Integral to the arrangements agreed in 2013 was provision for the long-term maintenance of standards in press regulation. Paragraphs 5-12 of the Scheme of Recognition in the Royal Charter provide not only for routine ‘cyclical’ reviews of recognised bodies, in the first instance after two years and thereafter every three years, but also for ‘ad hoc’ reviews in cases where the PRP considers them necessary. This flowed directly from the Leveson Report (Part K, Chap 7, 6.9, 6.10) and the objective is obvious: to prevent slippage or departure from the standards set out in the recognition criteria. IPSO not only fails to meet those recognition criteria now, but there is also nothing in the IPSO framework that ensures that it will continue to meet even its existing standards in terms of the rules and processes of IPSO which the industry, through the RFC, can change at any time. And beyond the term of the current five-year member contracts in 2019, everything else will then be up for renegotiation, and if the process of creation of IPSO is any guide it will not be a negotiation in which victims or the public have any part, but instead will aim to serve the interests of the press industry and no others. Should the Government fail to fully commence Section 40 and give recognised regulation the best chance of success, it will carry responsibility for the damage done to ordinary citizens as news publishers continue to ‘mark their own homework’.

The Pilling review

Finally in this context the consultation document states:

‘IPSO recently commissioned Sir Joseph Pilling to conduct a review into its independence and effectiveness which reported on 12 October 2016. The Pilling Report stated that its recommendations were ‘intended to help a new regulator, which demonstrates early achievement, promise and commitment, to develop into a trusted, experienced regulator’.’

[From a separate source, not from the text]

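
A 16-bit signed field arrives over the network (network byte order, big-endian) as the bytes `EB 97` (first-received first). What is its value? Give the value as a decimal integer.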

This ‘review’ had no standing other than any conferred upon it by IPSO. It had none of the legitimacy of the Charter process – or of the PRP with its rigorously independent and open appointments arrangements and its transparent processes. How Sir Joseph was chosen and the terms of his employment remain undisclosed. His method of gathering information would satisfy few objective observers: he gave in his report a list of 63 witnesses to whom he spoke (p.45) and of these 21 were employees of IPSO, including its chair, 24 were employees of regulated publications, one was a member of the Editors’ Code Committee and another of IPSO’s owners, the RFC. In short, 75 per cent of his witnesses had a strong vested interest in IPSO. Of the remainder, six were journalists or representatives of newspapers and two were representatives of Hacked Off whose only engagement was to explain to Sir Joseph why his review had no legitimacy. The sum total of Sir Joseph’s engagement with the public – the most important stakeholders in the issue of effective press regulation – appears to have been meetings with two peers and one academic. He interviewed no complainants – that is, no one who had used IPSO.

In evaluating the Pilling review, history is once again helpful. In 2004 the PCC, concerned to shore up failing credibility, appointed a ‘Charter Commissioner’ (coincidentally, also a former Permanent Secretary in the Northern Ireland Office), and established a ‘Charter Compliance Panel’. These consistently gave the PCC a clean bill of health right up to 2009, by which time the organisation’s public reputation was in shreds and its failure had caused great damage. Sir Joseph Pilling’s review has similar status: no reliance can be placed upon it.

Conclusion

So far as the structures, institutions and performance of press regulation are concerned, the one essential, impartial and independent view, as provided for by Parliament in 2013 on the basis of the cross-party agreement and the Leveson Report, is that of the Press Recognition Panel. The PRP, by design, speaks and acts exclusively in the public interest. It delivered its first report on the progress of press recognition in October 2016 and, as has been noted above, it called for the immediate commencement of Section 40 in full.